D’un strict point de vue démocratique, le projet d’aménager un tramway à Québec est tout simplement illégitime. Il est tombé du ciel, sur la tête des contribuables qui ne l'avaient pas demandé...
Il n’a jamais été réclamé par la population, sinon marginalement, et n’est toujours pas largement appuyé, hors des cercles concentriques du pouvoir.
Il suscite plus d’inquiétude – financière, urbanistique – que d’enthousiasme. Ce projet sert évidemment de tremplin médiatique aux radicaux du Salon Bleu mais personne n’est dupe : les militants Orangina n’ont aucune crédibilité sur le plancher des vaches.
Reporter ou abandonner le tramway ne ferait donc pas pleurer les foules. Et Trudeau, comme Legault, n’aurait pas un prix politique très élevé à payer.

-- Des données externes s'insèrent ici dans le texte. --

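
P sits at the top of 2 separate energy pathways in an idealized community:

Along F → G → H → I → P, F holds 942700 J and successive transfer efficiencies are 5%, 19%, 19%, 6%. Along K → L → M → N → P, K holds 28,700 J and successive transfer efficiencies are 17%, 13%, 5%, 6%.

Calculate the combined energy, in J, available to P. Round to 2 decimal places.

104.00 J

Via F: 942700 × 0.05 × 0.19 × 0.19 × 0.06 = 102.09441 J
Via K: 28700 × 0.17 × 0.13 × 0.05 × 0.06 = 1.90281 J
Total at P: 102.09441 + 1.90281 = 103.99722 J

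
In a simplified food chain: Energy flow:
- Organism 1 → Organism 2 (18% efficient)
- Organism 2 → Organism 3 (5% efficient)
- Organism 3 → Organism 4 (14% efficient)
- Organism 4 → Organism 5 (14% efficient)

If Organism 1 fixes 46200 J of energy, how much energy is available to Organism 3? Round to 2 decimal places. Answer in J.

Organism 2: 46200 × 0.18 = 8316 J
Organism 3: 8316 × 0.05 = 415.8 J

415.80 J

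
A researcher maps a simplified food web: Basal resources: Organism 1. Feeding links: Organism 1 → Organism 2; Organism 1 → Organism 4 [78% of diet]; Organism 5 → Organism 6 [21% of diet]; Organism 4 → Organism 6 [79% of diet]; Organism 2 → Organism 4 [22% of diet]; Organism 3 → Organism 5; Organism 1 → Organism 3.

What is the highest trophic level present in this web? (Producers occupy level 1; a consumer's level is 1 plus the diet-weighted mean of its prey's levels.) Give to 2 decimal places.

3.38

Organism 2: 1 + 1 = 2
Organism 3: 1 + 1 = 2
Organism 4: 1 + (0.22×2 + 0.78×1) = 2.22
Organism 5: 1 + 2 = 3
Organism 6: 1 + (0.79×2.22 + 0.21×3) = 3.3838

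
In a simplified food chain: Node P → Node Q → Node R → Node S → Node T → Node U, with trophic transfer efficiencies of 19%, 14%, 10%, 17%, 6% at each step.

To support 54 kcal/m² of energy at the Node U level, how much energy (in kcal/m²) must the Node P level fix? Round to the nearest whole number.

Cumulative transfer efficiency: 0.19 × 0.14 × 0.1 × 0.17 × 0.06 = 0.000027132
Node P energy = 54 / 0.000027132 = 1990270 kcal/m²

1990270 kcal/m²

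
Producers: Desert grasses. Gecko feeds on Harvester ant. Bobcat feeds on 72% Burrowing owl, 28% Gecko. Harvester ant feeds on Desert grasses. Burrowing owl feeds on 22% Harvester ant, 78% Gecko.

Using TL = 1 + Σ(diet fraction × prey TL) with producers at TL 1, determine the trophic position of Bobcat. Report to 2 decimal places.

4.56

Harvester ant: 1 + 1 = 2
Gecko: 1 + 2 = 3
Burrowing owl: 1 + (0.22×2 + 0.78×3) = 3.78
Bobcat: 1 + (0.72×3.78 + 0.28×3) = 4.5616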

Leur hésitation à dire non est compréhensible mais ils devraient savoir que le maire Labeaume n’a plus le tirant d’eau pour influer sur quelque scrutin que ce soit.
Quant à un troisième pont, à l’est ou à l’ouest ou au milieu de nulle part, l’abandonner ou remettre sa construction à plus tard n’incitera personne à porter le deuil.
Sa nécessité n’a jamais été formellement démontrée; l'idée d'un 3e lien est née d'une réaction normale mais superficielle aux embouteillages causés par des structures inadéquates pour lesquelles il faut apprécier à sa juste valeur le travail des boomers du génie-conseil, des retraités du MTQ et de politiciens morts depuis longtemps...
Peut-être se voit-elle autrement mais Québec n’est pas Islamabad à l’heure de pointe.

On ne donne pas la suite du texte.